Le point sur La Quête

Francine Chatigny, La Quête, Québec

Au cours des derniers mois, La Quête a vécu la période la plus turbulente que j’ai connue depuis mon arrivée en poste il y a six ans. Ce sont principalement les retraits de permis aux camelots enfreignant les règlements qui ont suscité la grogne. Le contexte est propice pour rappeler ce qu’est La Quête.

Sa mission

Depuis près de 25 ans, La Quête poursuit l’objectif d’aider les personnes désaffiliées à améliorer leur quotidien en leur offrant une alternative à la mendicité, un accompagnement favorisant la réinsertion sociale et un accès privilégié à tous les services offerts par l’Archipel d’Entraide, organisme qui chapeaute le magazine.

Ce sont principalement des personnes en situation d’itinérance ou à risque de l’être, notamment les personnes exclues du marché du travail pour diverses raisons (dépendance, problème de santé mentale et/ou physique, accident de parcours, deuil, etc.) qui tentent l’expérience de vendre le magazine de rue aux intersections les plus achalandées de la ville. La Quête offre un accueil inconditionnel, ainsi, toute personne qui en fait la demande peut devenir camelot, à la seule condition d’accepter de respecter les règlements (voir encadré ci-contre).

Ces règlements, qui sont d’ailleurs pour la plupart de simples marques de civisme, ont été établis pour encadrer le travail des camelots, soit une activité de sollicitation dans la rue. La sollicitation est, rappelons-le, interdite par la Ville, à moins de détenir un permis propre à l’activité (amuseur public, musicien de rue, artisan, etc.) et d’en payer les frais. Si la Ville tolère la présence des camelots de La Quête, c’est parce que leur travail est supervisé par les équipes de La Quête et de l’Archipel d’Entraide.

Les camelots sont des travailleurs autonomes et jouissent d’une très grande liberté d’action. Toutefois, pour la raison évoquée ci-haut et parce qu’ils sont les ambassadeurs du magazine, il importe qu’ils préservent l’image que La Quête s’est construite au fil des années. C’est pourquoi nous ne tolérons aucun manquement aux règlements. En de tels cas, nous rencontrons d’abord le camelot pour lui exposer la situation et lui demander de corriger son comportement. S’il est repris à commettre la même faute, nous lui retirons alors son permis pour une période déterminée.

 

Son contenu

Une lectrice nous a récemment fait part de sa déception quant au contenu du magazine. Dans le courriel qu’elle nous a fait parvenir, elle se désole que nous ne traitions pas que d’itinérance dans nos pages. Sa réflexion, pertinente, est probablement partagée par d’autres lecteurs.

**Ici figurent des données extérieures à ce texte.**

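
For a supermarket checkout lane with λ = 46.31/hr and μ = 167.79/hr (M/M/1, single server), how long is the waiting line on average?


ρ = 46.31/167.79 = 0.2760
Lq = ρ²/(1−ρ) = 0.07618/0.7240 = 0.1052

Final: 0.1052


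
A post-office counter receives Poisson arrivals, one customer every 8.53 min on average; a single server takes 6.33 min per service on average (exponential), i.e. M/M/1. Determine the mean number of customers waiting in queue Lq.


λ = 60/8.53 = 7.0340 /hr
μ = 60/6.33 = 9.4787 /hr
ρ = λ/μ = 7.0340/9.4787 = 0.7421
Lq = ρ²/(1−ρ) = 0.5507/0.2579 = 2.1352

Final: 2.1352


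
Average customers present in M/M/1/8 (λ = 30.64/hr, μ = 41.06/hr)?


ρ = 30.64/41.06 = 0.7462
L = ρ[1 − (K+1)ρ^K + Kρ^(K+1)] / [(1−ρ)(1−ρ^(K+1))]
Numerator: 0.7462·(1 − 9·0.096152 + 8·0.071751) = 0.528805
Denominator: (0.2538)·(0.928249) = 0.235566
L = 0.528805/0.235566 = 2.2448

Final: 2.2448


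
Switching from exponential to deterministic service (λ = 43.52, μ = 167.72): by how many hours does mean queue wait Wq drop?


ρ = 43.52/167.72 = 0.2595
Wq(M/M/1) = ρ/(μ−λ) = 0.2595/124.20 = 0.002089 hr
Wq(M/D/1) = ρ/(2(μ−λ)) = 0.001045 hr
Savings = 0.002089 − 0.001045 = 0.001045 hr

Final: 0.001045 hr


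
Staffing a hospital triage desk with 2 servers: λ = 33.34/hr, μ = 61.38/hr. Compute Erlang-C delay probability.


a = λ/μ = 0.5432; ρ = a/2 = 0.2716
P₀ = 0.572838 (from M/M/c formula)
C(c,a) = [a^c/(c!(1−ρ))]·P₀ = [0.29504/(2·0.7284)]·0.572838
= 0.20252·0.572838 = 0.116012

Final: 0.116012


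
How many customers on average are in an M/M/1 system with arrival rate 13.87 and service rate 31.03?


ρ = λ/μ = 13.87/31.03 = 0.4470
L = ρ/(1−ρ) = 0.4470/(1 − 0.4470) = 0.4470/0.5530 = 0.8083

Final: 0.8083


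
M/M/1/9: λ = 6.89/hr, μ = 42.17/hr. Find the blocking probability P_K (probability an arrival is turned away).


ρ = λ/μ = 6.89/42.17 = 0.1634
P_K = (1−ρ)ρ^K/(1−ρ^(K+1)) = (0.8366·0.00000008297)/(1 − 0.00000001356)
= 0.00000006942/1.000000 = 0.00000006942

Final: 0.00000006942


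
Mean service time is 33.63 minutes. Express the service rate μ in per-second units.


μ = 1/(service time) in consistent units.
1 second = 0.0166667 min, so μ = 0.0166667/33.63 = 0.0004956 per second

Final: 0.0004956 /sec


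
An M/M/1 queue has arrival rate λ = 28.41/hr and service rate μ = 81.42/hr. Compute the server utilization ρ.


ρ = λ/μ = 28.41/81.42 = 0.3489

Final: 0.3489


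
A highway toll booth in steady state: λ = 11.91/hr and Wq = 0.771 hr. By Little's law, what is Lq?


Lq = λWq = 11.91·0.771 = 9.1826

Final: 9.1826


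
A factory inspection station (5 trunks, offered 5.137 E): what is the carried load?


B(5,5.137) = 0.295883 (Erlang-B)
Carried load = a(1 − B) = 5.137·(1 − 0.295883) = 5.137·0.704117 = 3.6170 E

Final: 3.6170 Erlangs


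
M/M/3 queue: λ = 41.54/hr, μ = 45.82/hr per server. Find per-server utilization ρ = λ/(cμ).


ρ = λ/(cμ) = 41.54/(3·45.82) = 41.54/137.46 = 0.3022

Final: 0.3022


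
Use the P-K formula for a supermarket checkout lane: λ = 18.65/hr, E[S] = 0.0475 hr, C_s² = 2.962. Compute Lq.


ρ = λ·E[S] = 18.65·0.0475 = 0.8859
Lq = ρ²(1+C_s²)/(2(1−ρ)) = 0.7848·(1+2.962)/(2·0.1141)
= 0.7848·3.9620/0.2283 = 13.62224

Final: 13.62224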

Quand je suis arrivée à La Quête, j’aspirais aussi à faire de ce magazine un vrai porte-voix des sans-abri, et j’imaginais que nous publierions des textes que sur l’itinérance et des sujets connexes d’un couvert à l’autre. Je ne connaissais rien de cet univers et mes préjugés étaient nombreux : jamais je n’aurais imaginé qu’un itinérant puisse signer une poésie sur la beauté de la vie ou une fiction sur les plaisirs de jouer dans la neige. Avec eux, j’ai appris que ce n’est pas parce que l’on est en difficulté (et ce, selon nos perceptions de citoyens lambda) qu’on a envie d’étaler notre misère.

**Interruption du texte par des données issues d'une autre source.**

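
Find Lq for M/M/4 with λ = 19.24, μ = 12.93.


a = λ/μ = 1.4880; ρ = a/4 = 0.3720
P₀ = 0.223738
Lq = P₀·a^c·ρ / (c!·(1−ρ)²) = 0.223738·4.90260·0.3720/(24·0.39438)
= 0.04311

Final: 0.04311


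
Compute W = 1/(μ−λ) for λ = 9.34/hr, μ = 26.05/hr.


W = 1/(μ−λ) = 1/(26.05 − 9.34) = 1/16.71 = 0.05984 hr

Final: 0.05984 hr


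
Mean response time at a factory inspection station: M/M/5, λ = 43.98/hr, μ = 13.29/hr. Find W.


a = 3.3093; ρ = 0.6619; P₀ = 0.032677
Lq = P₀·a^c·ρ/(c!(1−ρ)²) = 0.62555
Wq = Lq/λ = 0.62555/43.98 = 0.01422 hr
W = Wq + 1/μ = 0.01422 + 0.07524 = 0.08947 hr

Final: 0.08947 hr


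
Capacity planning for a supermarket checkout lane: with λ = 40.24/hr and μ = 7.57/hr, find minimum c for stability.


Stability requires cμ > λ ⇔ c > λ/μ.
λ/μ = 40.24/7.57 = 5.3157
Minimum integer c = ⌊5.3157⌋ + 1 = 6
Check: 6·7.57 = 45.42 > 40.24, while 5·7.57 = 37.85 ≤ 40.24

Final: 6 servers


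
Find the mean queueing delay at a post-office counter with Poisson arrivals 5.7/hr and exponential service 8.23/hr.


ρ = 5.7/8.23 = 0.6926
Wq = ρ/(μ−λ) = 0.6926/(8.23 − 5.7) = 0.6926/2.53 = 0.2738 hr

Final: 0.2738 hr


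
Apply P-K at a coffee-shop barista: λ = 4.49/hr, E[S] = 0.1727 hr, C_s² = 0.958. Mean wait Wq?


ρ = λ·E[S] = 4.49·0.1727 = 0.7754
E[S²] = E[S]²(1+C_s²) = 0.1727²·(1+0.958) = 0.058398
Wq = λ·E[S²]/(2(1−ρ)) = 4.49·0.058398/(2·0.2246) = 0.58378 hr

Final: 0.58378 hr


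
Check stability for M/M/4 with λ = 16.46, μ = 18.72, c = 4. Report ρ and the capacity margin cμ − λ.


Total capacity cμ = 4·18.72 = 74.88/hr
ρ = λ/(cμ) = 16.46/74.88 = 0.2198
Stable ⇔ ρ < 1: YES
Spare capacity = cμ − λ = 74.88 − 16.46 = 58.42/hr

Final: ρ = 0.2198; stable; margin = 58.42/hr


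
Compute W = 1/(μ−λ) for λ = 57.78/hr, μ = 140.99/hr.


W = 1/(μ−λ) = 1/(140.99 − 57.78) = 1/83.21 = 0.01202 hr

Final: 0.01202 hr


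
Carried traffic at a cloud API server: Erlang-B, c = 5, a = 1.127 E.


B(5,1.127) = 0.004914 (Erlang-B)
Carried load = a(1 − B) = 1.127·(1 − 0.004914) = 1.127·0.995086 = 1.1215 E

Final: 1.1215 Erlangs


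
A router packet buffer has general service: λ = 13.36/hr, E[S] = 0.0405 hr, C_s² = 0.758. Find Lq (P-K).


ρ = λ·E[S] = 13.36·0.0405 = 0.5411
Lq = ρ²(1+C_s²)/(2(1−ρ)) = 0.2928·(1+0.758)/(2·0.4589)
= 0.2928·1.7580/0.9178 = 0.56076

Final: 0.56076


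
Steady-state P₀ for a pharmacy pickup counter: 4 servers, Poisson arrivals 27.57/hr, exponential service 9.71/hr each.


a = λ/μ = 27.57/9.71 = 2.8393; ρ = a/c = 0.7098
Σ_{k=0}^{3} a^k/k! (terms k=0..3) = 1.00000 + 2.83934 + 4.03093 + 3.81506 = 11.68533
Tail: a^4/(4!(1−ρ)) = 64.99353/(24·0.2902) = 9.33285
P₀ = 1/(11.68533 + 9.33285) = 1/21.01818 = 0.047578

Final: 0.047578


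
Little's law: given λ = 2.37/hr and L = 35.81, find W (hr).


W = L/λ = 35.81/2.37 = 15.1097 hr

Final: 15.1097 hr


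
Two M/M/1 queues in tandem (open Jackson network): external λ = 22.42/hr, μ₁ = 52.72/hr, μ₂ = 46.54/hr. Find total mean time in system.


Each node sees arrival rate λ = 22.42/hr (tandem ⇒ throughput preserved).
W₁ = 1/(μ₁−λ) = 1/(52.72−22.42) = 0.03300 hr
W₂ = 1/(μ₂−λ) = 1/(46.54−22.42) = 0.04146 hr
W_total = W₁ + W₂ = 0.03300 + 0.04146 = 0.07446 hr

Final: 0.07446 hr


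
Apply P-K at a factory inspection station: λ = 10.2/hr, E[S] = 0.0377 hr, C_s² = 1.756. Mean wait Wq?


ρ = λ·E[S] = 10.2·0.0377 = 0.3845
E[S²] = E[S]²(1+C_s²) = 0.0377²·(1+1.756) = 0.003917
Wq = λ·E[S²]/(2(1−ρ)) = 10.2·0.003917/(2·0.6155) = 0.03246 hr

Final: 0.03246 hr


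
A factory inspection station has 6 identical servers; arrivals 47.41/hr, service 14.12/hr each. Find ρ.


ρ = λ/(cμ) = 47.41/(6·14.12) = 47.41/84.72 = 0.5596

Final: 0.5596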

La Quête pourrait, pour satisfaire nos besoins de voyeurs, faire signer ses auteurs par des noms fictifs, suivis de l’étiquette « itinérant », « toxicomane » ou « prostituée »… serait-ce vraiment pertinent? Non! Ce que nous offrons à nos auteurs, c’est la possibilité d’être publiés sans être stigmatisés. Par ailleurs, parmi ceux qui ont accepté de témoigner de leur situation d’itinérance, certains l’ont regretté. Québec est une toute petite ville et une fois que l’on y a divulgué nos secrets, il faut accepter d’être jugés… et parfois sévèrement.

Tout le contenu du magazine est produit par des bénévoles qui donnent généreusement de leur temps pour offrir des articles. Ils viennent de milieux très différents et cela se répercute sur la diversité d’angles et de sujets, qui, on le sait d’emblée, ne peut pas plaire à tous. Nous publions tous les textes qui nous sont présentés, sauf s’ils sont diffamatoires. Peu de médias offrent à monsieur et madame Tout-le-monde, y compris ceux qui ne maîtrisent pas l’écriture et qui nous dictent leurs textes, une telle possibilité de s’exprimer.

Enfin, il ne faut pas oublier que le magazine est un « produit commercialisable » qui doit atteindre un large public pour que les camelots de tous les quartiers y trouvent leur compte.